– Пусть ходит. Её отец был репрессирован и расстрелян, мать долгое время находилась в ссылке. Я не уверен, что Плисецкая любит свою Родину так же беззаветно, как мы с тобой. Кроме того, старший брат её отца эмигрировал после революции в Америку, и его сыновья со своими семьями обосновались в Нью-Йорке. Так что у неё ТАМ ещё и родственников полно.

– Тогда конечно, – согласился полковник. – А ведь я видел её «Умирающего лебедя» на правительственном концерте. Ну, чисто птица! Действительно, может стать, как ты выразился, украшением любой труппы мира!

– То-то и оно! Решено, что Париж будут очаровывать хорошо проверенные нами примы Уланова и Лепешинская. За них волноваться нечего. Возраст у них давно не тот, чтобы начинать жизнь танцовщицы заново в другой стране, – Павлов издал короткий смешок. – Одной сорок девять лет, другой сорок два. А? Каково? Обеим, по балетным меркам, уже пора на пенсию.

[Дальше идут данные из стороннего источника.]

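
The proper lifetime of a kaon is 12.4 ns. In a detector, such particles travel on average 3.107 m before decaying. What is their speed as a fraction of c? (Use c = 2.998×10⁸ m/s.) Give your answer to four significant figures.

0.6413c

d = βγcτ ⇒ βγ = d/(cτ) = 3.107 m / (3.71752 m) = 0.83577.
β = (βγ)/√(1+(βγ)²) = 0.83577/√1.698511 = 0.6413.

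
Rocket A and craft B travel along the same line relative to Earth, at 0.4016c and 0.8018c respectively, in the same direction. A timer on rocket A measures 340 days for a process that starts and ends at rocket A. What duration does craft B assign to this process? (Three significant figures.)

421 days

The velocity of rocket A relative to craft B is (0.4016 − 0.8018)c / (1 − 0.4016×0.8018) = −0.59027c; relative speed 0.59027c.
γ for this relative speed: γ = 1/√(1 − 0.348419) = 1.2388.
Rocket A's interval is proper; time dilation gives Δt_B = γΔτ = 1.2388 × 340 days = 421 days.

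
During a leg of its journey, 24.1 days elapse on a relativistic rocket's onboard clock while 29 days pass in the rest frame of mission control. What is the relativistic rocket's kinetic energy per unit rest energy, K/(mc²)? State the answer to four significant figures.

0.2033

From Δt = γΔτ: γ = 29/24.1 = 1.20332.
Since K = (γ−1)mc², K/(mc²) = 1.20332 − 1 = 0.2033.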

– Что же это мы таких пенсионерок вывозим во Францию? Неужели, кроме них, в театре никого нет? – удивился полковник.

– Не волнуйся! Танцуют они до сих пор что надо! Уланова в свои сорок семь покорила Лондон два года назад.

– Так теперь-то ей почти пятьдесят!

– Ну и что? Из зала этого совершенно не видно. Сходи. Посмотри спектакли с её участием, – посоветовал генерал. – А Лепешинская у нас вообще, так сказать, вне конкурса. Ты знаешь, кто у неё за спиной? Начальник Генерального штаба Объединённых вооруженных сил государств Варшавского договора генерал Антонов. А? Каково? Это не шуточки!

– Ах да! – воскликнул полковник и, через короткую паузу, пожав плечами, неуверенно произнёс: – Но мне кажется, этот факт для французов неважен. Ведь они придут смотреть на балерину, а не на жену начальника штаба.

– Не беспокойся. Как балерина она тоже в полном порядке. На одной ноге вертится в таком быстром темпе, что дух захватывает.

– Никогда не любил и не понимал балета. Теперь придётся перед гастролями походить, посмотреть, изучить, так сказать, обстановку, – обречённо вздохнул полковник.

– Зато сколько радости ты доставишь своей половине! – рассмеялся генерал.

– Это точно, – улыбнулся Кудряшов, представив счастливое лицо жены, когда он положит перед ней на стол билеты в Большой.

– Ну, а Плисецкую, чтобы не обижалась, мы тоже уважим. Когда одна часть труппы уедет на гастроли в Париж, она с другой частью отправится в Прагу на вечер артистов балета Большого театра. Вот там и покажет свою красоту, молодость и талант. Тоже ведь заграница, – сказал генерал и, лукаво подмигнув, добавил: – Но… своя! Оттуда никто никуда не денется. А теперь, друг мой, вернёмся, как говорится, к нашим баранам.

– Что ж! Труппа большая. Думаю, надо будет командировать немалое количество сотрудников, – высказал свои соображения полковник.

– На заботу о своих людях партия денег не пожалеет, – заверил его Павлов. – Но очень-то не расходись, наши люди среди танцовщиков тоже есть.

– Вижу. Но их тут не так и много. Всего пятеро отмечены галочкой.

– Это только среди актёров пятеро, – сказал генерал и через небольшую паузу добавил тихим голосом так, как будто решил поделиться с другом самым сокровенным: – Меня беспокоит в этой поездке одна фамилия. Очень беспокоит. Фадеечев. Молод. Талантлив. Во время лондонских гастролей произвёл такое впечатление на англичан, что теперь они хотят снимать его на своём телевидении в балете «Жизель».

– И что? Он будет сниматься? – удивлённо поднял брови Кудряшов.

– Вероятней всего, да, – поведал генерал. – В ноябре. Чтобы не давать повода для политического зубоскальства на Западе, есть мнение отпустить.